Earth's ecosystems may be careering toward collapse much sooner than scientists thought, a new study of our planet's warming climate has warned.
According to the research, more than a fifth of the world's potentially catastrophic tipping points — such as the melting of the Arctic permafrost, the collapse of the Greenland ice sheet and the sudden transformation of the Amazon rainforest into savanna — could occur as soon as 2038.
In climatology, a "tipping point" is the threshold beyond which a localized climate system, or "tipping element," irreversibly changes. For instance, if the Greenland ice sheet were to collapse, it would also reduce snowfall in the northern part of the island, making large parts of the sheet irretrievable.
Yet the science behind these dramatic transformations is poorly understood and often based on oversimplified models. Now, a new attempt to understand their inner workings, published June 22 in the journal Nature, has revealed that they may happen much sooner than we thought.

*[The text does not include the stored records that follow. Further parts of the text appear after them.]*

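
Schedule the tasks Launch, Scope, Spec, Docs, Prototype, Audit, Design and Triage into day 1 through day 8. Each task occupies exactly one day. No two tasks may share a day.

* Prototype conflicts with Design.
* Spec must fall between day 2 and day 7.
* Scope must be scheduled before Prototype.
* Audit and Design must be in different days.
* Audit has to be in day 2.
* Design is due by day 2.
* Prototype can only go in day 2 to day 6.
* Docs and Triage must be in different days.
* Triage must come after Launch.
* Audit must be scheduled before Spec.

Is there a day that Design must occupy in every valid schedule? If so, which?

day 1

Design's window is day 1–day 2.
Audit is fixed at day 2, and Design can't share a day with Audit.
So Design must be day 1.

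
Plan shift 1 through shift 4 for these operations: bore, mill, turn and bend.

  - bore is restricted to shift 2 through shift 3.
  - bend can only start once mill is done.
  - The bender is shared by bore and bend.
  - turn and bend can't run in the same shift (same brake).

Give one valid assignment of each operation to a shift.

mill=shift 1, bore=shift 2, bend=shift 3, turn=shift 1

Checking: mill(shift 1) before bend(shift 3); bore(shift 2) != bend(shift 3); turn(shift 1) != bend(shift 3); bore=shift 2 in [shift 2,shift 3].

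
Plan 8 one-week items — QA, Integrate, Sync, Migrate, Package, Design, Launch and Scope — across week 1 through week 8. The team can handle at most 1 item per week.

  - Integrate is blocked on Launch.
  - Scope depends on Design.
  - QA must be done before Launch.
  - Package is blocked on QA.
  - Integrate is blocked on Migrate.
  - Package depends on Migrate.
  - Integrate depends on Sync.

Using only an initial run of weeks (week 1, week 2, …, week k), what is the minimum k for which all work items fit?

8

The precedence chain requires at least 3 distinct weeks.
With at most 1 per week and 8 work items, at least 8 weeks are needed.
8 works (last occupied week: week 8): for example Design in week 7; Launch in week 3; QA in week 1; Integrate in week 5; Migrate in week 2; Scope in week 8; Package in week 6; Sync in week 4.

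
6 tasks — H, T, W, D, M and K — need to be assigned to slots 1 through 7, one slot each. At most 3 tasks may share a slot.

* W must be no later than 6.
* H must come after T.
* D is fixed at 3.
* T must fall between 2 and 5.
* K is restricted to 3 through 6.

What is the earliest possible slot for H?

3

Precedence pushes H to at least 3.
H at 3 is achievable: D -> 3; M -> 1; T -> 2; H -> 3; K -> 3; W -> 1.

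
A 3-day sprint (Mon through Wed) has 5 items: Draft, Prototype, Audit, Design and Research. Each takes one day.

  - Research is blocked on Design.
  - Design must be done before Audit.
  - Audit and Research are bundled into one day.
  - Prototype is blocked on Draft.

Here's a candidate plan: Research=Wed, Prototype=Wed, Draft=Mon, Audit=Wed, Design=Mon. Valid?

Research is blocked on Design — holds.
Audit and Research are bundled into one day — holds.
Prototype is blocked on Draft — holds.
Design must be done before Audit — holds.

Yes, all constraints hold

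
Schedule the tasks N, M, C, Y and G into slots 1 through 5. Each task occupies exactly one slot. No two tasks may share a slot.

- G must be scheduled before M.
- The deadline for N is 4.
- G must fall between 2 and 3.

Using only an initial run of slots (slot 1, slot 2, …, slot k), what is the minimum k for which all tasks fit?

5

The precedence chain requires at least 2 distinct slots.
With at most 1 per slot and 5 tasks, at least 5 slots are needed.
Propagating the time windows through the other constraints, M can't land before 3, so the schedule must run through at least slot 3.
5 works (last occupied slot: 5): for example C in 4; G in 2; Y in 5; M in 3; N in 1.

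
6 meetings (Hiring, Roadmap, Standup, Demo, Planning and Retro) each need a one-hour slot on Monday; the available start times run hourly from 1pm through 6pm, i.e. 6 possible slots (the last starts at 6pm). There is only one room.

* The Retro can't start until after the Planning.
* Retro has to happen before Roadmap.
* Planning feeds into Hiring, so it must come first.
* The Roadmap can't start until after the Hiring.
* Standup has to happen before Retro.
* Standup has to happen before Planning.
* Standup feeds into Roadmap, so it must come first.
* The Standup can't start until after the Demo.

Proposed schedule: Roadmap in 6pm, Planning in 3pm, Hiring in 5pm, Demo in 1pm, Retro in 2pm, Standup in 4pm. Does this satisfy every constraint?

Invalid. Standup has to happen before Retro.

The Roadmap can't start until after the Hiring — holds.
Planning feeds into Hiring, so it must come first — holds.
The Standup can't start until after the Demo — holds.
There is only one room — holds.
Retro has to happen before Roadmap — holds.
The Retro can't start until after the Planning — violated.
Standup has to happen before Planning — violated.
Standup feeds into Roadmap, so it must come first — holds.
Standup has to happen before Retro — violated.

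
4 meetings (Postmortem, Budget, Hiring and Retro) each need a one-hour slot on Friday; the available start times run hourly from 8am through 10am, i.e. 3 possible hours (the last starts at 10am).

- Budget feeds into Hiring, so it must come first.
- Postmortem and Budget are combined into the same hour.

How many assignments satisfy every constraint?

Splitting on Postmortem: it can be 8am (6), 9am (3). Listing each branch's schedules as (Budget, Hiring, Retro):
Postmortem=8am: (8am,9am,8am) (8am,9am,9am) (8am,9am,10am) (8am,10am,8am) (8am,10am,9am) (8am,10am,10am) — 6.
Postmortem=9am: (9am,10am,8am) (9am,10am,9am) (9am,10am,10am) — 3.
Summing: 6 + 3 = 9.

9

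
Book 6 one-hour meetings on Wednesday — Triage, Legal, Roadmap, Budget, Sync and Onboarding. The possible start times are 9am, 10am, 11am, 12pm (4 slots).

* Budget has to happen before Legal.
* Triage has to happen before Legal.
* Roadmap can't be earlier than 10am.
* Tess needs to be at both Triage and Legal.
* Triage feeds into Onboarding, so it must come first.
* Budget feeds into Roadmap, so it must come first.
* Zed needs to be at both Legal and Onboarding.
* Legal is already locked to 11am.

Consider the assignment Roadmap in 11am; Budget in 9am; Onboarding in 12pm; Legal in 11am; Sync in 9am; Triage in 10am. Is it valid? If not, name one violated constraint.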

"Over a fifth of ecosystems worldwide are in danger of collapsing," co-author Simon Willcock, a professor of sustainability at Bangor University in the U.K., said in a statement. "However, ongoing stresses and extreme events interact to accelerate rapid changes that may well be out of our control. Once these reach a tipping point, it's too late."
Unlike the well-established link between the burning of fossil fuels and climate change, the study of tipping points is a young and contentious science.
To understand how rising temperatures and other environmental stressors could cause complex ecosystems to break down, scientists use computer models to simplify ecosystems' dynamics, enabling them to predict the fate of those ecosystems — and when their tipping points could be reached.
But if these simulations miss an important element or interaction, their forecasts can land decades off the mark. For example, the Intergovernmental Panel on Climate Change (the United Nations' most important body for evaluating climate science) said in its most recent report that the Amazon rainforest could reach a tipping point that will transform it into a savannah by 2100.
The researchers behind the new study say this prediction is too optimistic.
According to the researchers, most tipping-point studies build the math in their models to focus on one predominant driver of collapse, for example deforestation in the Amazon rainforest. However, ecosystems aren't contending with just one problem but rather a swarm of destabilizing factors that compound one another. For example, the Amazon also faces rising temperatures, soil degradation, water pollution and water stress.
To investigate how these elements interact and whether these interactions can, in fact, hasten a system's demise, the scientists behind the new study built computer models of two lake and two forest ecosystems (including one which modeled the collapse of civilization on Easter Island) and ran them more than 70,000 times while adjusting the variables throughout.
After testing their systems across multiple modes — with just one cause of collapse acting, with multiple causes acting and with all of the causes plus the introduction of random noise to mimic fluctuations in climate variables — the scientists made some troubling findings: multiple causes of collapse acting together brought the abrupt transformation of some systems up to 80% closer to the present day.
And even when the main cause of collapse was not allowed to increase with time, 15% of the collapses occurred purely because of the new elements.
"Our main finding from four ecological models was that ecosystems could collapse 30-80% earlier depending on the nature of additional stress," co-author John Dearing, a professor of physical geography at Southampton University in the U.K. told Live Science in an email. "So if previous tipping points were forecast for 2100 (i.e. 77 years from now) we are suggesting these could happen 23 to 62 years earlier depending on the nature of the stresses."
This means that significant social and economic costs from climate change might come much sooner than expected, leaving governments with even less time to react than first thought.
"This has potentially profound implications for our perception of future ecological risks," co-author Gregory Cooper, a climate systems researcher at the University of Sheffield in the U.K., said in the statement. "While it is not currently possible to predict how climate-induced tipping points and the effects of local human actions on ecosystems will connect, our findings show the potential for each to reinforce the other. Any increasing pressure on ecosystems will be exceedingly detrimental and could have dangerous consequences."